Crypto exchange tokens have rebounded strongly from the FTX bankruptcy crisis and are now either recovering or reaching new all-time highs in the current bull market.
As of now, Binance’s native token, BNB, is trading at $352, marking a 32% increase since November 2022 when FTX’s bankruptcy announcement caused panic in the crypto exchange ecosystem.
Furthermore, BNB is trading above its previous highs in June 2023, when news of an ongoing investigation by the US Department of Justice (DOJ) and a lawsuit from the US Securities and Exchange Commission (SEC) against the exchange came to light. The exchange has since settled with the DOJ for $4.3 billion, while the SEC lawsuit is still ongoing.
Exchange tokens, which are issued by centralized entities, offer users trading benefits on exchanges and can be used for gas fees and decentralized finance on centralized exchange blockchains. Some exchange tokens also enable users to participate in the governance activities of the platform.
Meanwhile, OKX exchange’s native token OKB has experienced a gain of 132% from its FTX lows and a total gain of 3,227% since its launch in May 2019. On January 25, the OKB token suffered a significant flash crash, wiping out nearly $6.5 billion within minutes before fully recovering and reaching new all-time highs.
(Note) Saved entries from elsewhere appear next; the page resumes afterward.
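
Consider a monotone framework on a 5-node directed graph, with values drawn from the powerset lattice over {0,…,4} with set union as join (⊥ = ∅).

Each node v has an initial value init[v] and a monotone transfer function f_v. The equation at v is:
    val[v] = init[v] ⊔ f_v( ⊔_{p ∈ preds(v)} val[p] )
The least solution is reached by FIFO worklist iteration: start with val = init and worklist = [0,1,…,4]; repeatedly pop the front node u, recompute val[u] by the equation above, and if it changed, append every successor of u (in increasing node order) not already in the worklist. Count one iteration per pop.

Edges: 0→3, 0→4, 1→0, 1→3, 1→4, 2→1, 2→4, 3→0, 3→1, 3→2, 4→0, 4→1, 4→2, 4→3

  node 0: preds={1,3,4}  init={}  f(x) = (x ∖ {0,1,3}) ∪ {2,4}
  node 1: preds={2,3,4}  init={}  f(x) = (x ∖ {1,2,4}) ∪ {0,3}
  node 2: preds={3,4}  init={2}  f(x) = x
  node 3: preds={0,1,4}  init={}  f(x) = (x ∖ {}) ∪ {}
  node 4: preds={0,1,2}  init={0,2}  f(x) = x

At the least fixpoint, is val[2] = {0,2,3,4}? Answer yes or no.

yes

Iteration log — 11 steps:
  step 1. node 0  ⊔preds={0,2}  new={2,4}  old={}  +wl: 
  step 2. node 1  ⊔preds={0,2}  new={0,3}  old={}  +wl: 0
  step 3. node 2  ⊔preds={0,2}  new={0,2}  old={2}  +wl: 1
  step 4. node 3  ⊔preds={0,2,3,4}  new={0,2,3,4}  old={}  +wl: 2
  step 5. node 4  ⊔preds={0,2,3,4}  new={0,2,3,4}  old={0,2}  +wl: 3
  step 6. node 0  ⊔preds={0,2,3,4}  new={2,4}  stable
  step 7. node 1  ⊔preds={0,2,3,4}  new={0,3}  stable
  step 8. node 2  ⊔preds={0,2,3,4}  new={0,2,3,4}  old={0,2}  +wl: 1,4
  step 9. node 3  ⊔preds={0,2,3,4}  new={0,2,3,4}  stable
  step 10. node 1  ⊔preds={0,2,3,4}  new={0,3}  stable
  step 11. node 4  ⊔preds={0,2,3,4}  new={0,2,3,4}  stable

Least fixpoint reached:
  node 0: {2,4}
  node 1: {0,3}
  node 2: {0,2,3,4}
  node 3: {0,2,3,4}
  node 4: {0,2,3,4}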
The flash crash was caused by a brief market sell-off that led to multiple leveraged liquidations in pledged lending, margin trading, and cross-currency transactions on the OKX platform. The exchange has compensated affected users through an airdrop.
Similarly, Bitget exchange’s BGB token has surged to all-time highs of $1.03, with a yearly gain of 159%. Last September, the exchange announced a $100 million fund called “EmpowerX,” dedicated to blockchain, AI, and Web3 projects. Gracy Chen, the managing director of Bitget, stated at the time that the company expects more investments, mergers, and acquisitions in the coming months as the centralized exchange landscape evolves with regulatory changes.
Not surprisingly, FTX’s FTT token has experienced a decline of over 90% compared to its pre-bankruptcy highs. Although the exchange plans to fully repay customers, excluding bankruptcy fees, it will not resume operations.
Bankruptcy lawyer Andy Dietderich explained, “No investor is willing to provide the necessary capital for the restart of the offshore exchange, and there is no buyer for the exchange as a going concern. The costs and risks of creating a viable exchange from what Mr. Bankman-Fried left behind are simply too high.”